In this process the traditional distinction between state and collective property has been blurred and is slated for gradual elimination; the same is true for the differences in status of industrial and farm workers. The new approach to farm organization was taken despite severe shortages of adequately trained management and technical personnel and in the face of the demonstrated superior productivity of tiny farm plots cultivated for their own benefit by individual farm and industrial workers.
It is difficult to arrive at a comprehensive and balanced assessment of agricultural development and of the situation in the 1972/73 agricultural year because of the continuing changes in the agricultural regime and the lack of essential data. All published information, including critical comments, emanates from controlled official sources. The press output tends to concentrate on problem areas, treating other aspects in uninformative generalities. Officials and press have been especially silent on the question of the farmers' reactions to the new agricultural order, beyond claiming the farmers' whole-hearted support for every new agricultural edict.
Natural conditions are generally favorable for agriculture. Fertile soils and a varied climate make possible the cultivation of a wide variety of field crops, fruits, and vegetables, including warm-weather crops, such as cotton, tobacco, rice, sesame, and grapes. Frequent summer droughts, however, lead to wide fluctuations in crop yields and necessitate extensive irrigation.
The Stara Planina (literally, Old Mountain), or Balkan Mountains, divide the country into several climatic and agricultural regions. The broad Danubian tableland that lies north of these mountains has a continental climate, except for a narrow strip along the Black Sea coast. Cold winter winds sweep across the plateau from the Eurasian land mass, causing prolonged periods of frost, which tend to damage orchards and vineyards. There are 180 to 215 frost-free days in the year, and summers are hot. A continental climate also prevails in the Sofia Basin and in the region surrounding the headwaters of the Struma River.

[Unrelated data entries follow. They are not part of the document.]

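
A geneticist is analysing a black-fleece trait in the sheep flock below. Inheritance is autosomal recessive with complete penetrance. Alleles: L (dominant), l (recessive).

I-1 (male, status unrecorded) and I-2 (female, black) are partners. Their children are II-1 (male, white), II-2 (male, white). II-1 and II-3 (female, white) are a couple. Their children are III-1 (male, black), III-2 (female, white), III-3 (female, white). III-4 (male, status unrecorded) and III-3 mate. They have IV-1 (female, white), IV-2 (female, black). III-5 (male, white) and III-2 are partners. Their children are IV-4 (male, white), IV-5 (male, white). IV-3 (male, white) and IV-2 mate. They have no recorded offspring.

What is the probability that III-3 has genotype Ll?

1

III-3 is white so carries L and passed l to IV-2 (ll), so III-3 is Ll, giving P(Ll) = 1.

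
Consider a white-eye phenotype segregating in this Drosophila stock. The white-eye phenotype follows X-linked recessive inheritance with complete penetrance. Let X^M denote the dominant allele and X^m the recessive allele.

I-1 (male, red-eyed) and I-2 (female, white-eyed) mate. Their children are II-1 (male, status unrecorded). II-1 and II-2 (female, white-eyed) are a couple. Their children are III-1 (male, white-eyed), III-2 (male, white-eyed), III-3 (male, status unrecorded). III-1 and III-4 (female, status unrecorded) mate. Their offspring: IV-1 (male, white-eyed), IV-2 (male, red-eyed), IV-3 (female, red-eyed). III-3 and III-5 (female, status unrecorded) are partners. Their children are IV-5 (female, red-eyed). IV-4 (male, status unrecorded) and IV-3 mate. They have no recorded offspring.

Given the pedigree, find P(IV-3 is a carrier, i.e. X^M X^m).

1

IV-3 is red-eyed so carries M and received m from III-1 (X^m Y), so IV-3 is X^M X^m, giving P(X^M X^m) = 1.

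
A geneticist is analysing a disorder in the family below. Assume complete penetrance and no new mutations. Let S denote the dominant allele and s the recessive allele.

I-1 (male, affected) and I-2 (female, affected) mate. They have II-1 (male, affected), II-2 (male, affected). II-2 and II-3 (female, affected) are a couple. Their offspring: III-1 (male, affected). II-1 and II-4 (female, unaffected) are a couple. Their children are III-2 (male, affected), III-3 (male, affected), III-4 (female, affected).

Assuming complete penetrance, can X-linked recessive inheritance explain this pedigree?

Yes

A consistent assignment under X-linked recessive exists: I-1 X^s Y, I-2 X^s X^s, II-1 X^s Y, II-2 X^s Y, II-3 X^s X^s, II-4 X^S X^s, III-1 X^s Y, III-2 X^s Y, III-3 X^s Y, III-4 X^s X^s.
In this assignment every recorded phenotype matches its genotype and every non-founder's genotype is obtainable from its parents' genotypes, so the pedigree is consistent.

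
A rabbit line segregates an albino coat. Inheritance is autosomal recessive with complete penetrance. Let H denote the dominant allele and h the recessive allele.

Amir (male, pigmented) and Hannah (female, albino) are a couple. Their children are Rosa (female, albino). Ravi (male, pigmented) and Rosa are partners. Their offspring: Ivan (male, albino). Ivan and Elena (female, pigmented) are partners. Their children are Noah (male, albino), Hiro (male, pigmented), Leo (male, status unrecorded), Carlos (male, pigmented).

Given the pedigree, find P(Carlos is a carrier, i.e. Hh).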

In the Thracian Plain, south of the Stara Planina, the continental climate is modified somewhat by the influence of the Mediterranean Sea. Compared to the Danubian plateau, winters are less severe, and summers are longer and warmer. The number of frost-free days per year ranges from 198 to 206. A near-Mediterranean climate prevails in the valleys of the lower Struma, Mesta, and Maritsa rivers; in the Arda basin; and on the southern slopes of the Rodopi (or Rhodope Mountains) (see ch. 3). The mountains protect the inland valleys and basins from strong winds; summers there are hot, and winters are mild. Yet winters are not mild enough for the cultivation of Mediterranean crops, such as olives and citrus fruits.
The Black Sea coast is warmer than the interior of the country in winter but cooler in summer; from 241 to 260 days in the year are frost free. Frequent gale storms and hot winds resembling the African sirocco, however, have an adverse influence on crops.
Although annual rainfall is reported to average about forty inches on the higher mountain slopes and to reach seventy-five inches in the Rila mountain range, precipitation in most farming areas averages only twenty to twenty-five inches per year. Rainfall measures even less than twenty inches in the Plovdiv area and in the coastal districts of the Dobrudzha region in the northeast. Most of the rainfall occurs in the summer months, but the amount and timing of precipitation are often unfavorable for optimum crop growth. Drought conditions reached crisis proportions in 1958 and 1963 and were serious also in 1968. In 1972 most crops were adversely affected by a spring drought and excessive rains in the early fall; the grape crop was an almost total loss.
Soils of superior and intermediate quality make up almost three-fourths of the country's surface. The Danubian plateau contains several grades of chernozem (black earth), which gradually give way to gray forest soils in the foothills of the Stara Planina. A degraded chernozem called smolnitsa, or pitch soil, predominates in the Thracian Plain, the Tundzha and Burgas lowlands, and the Sofia Basin. This central region is encircled at higher elevations by a belt of chestnut and brown forest soils. Similar chestnut soils are also found in the Strandzha upland, in the basins of the eastern Rodopi region, and in the Struma and Maritsa valleys. Brown forest soils and mountain meadow soils occur in the Stara Planina and in the Rila, Pirin, and western Rodopi. Alluvial soils, often of good quality, are found alongside the rivers, particularly the Danube and Maritsa, and also in several basins.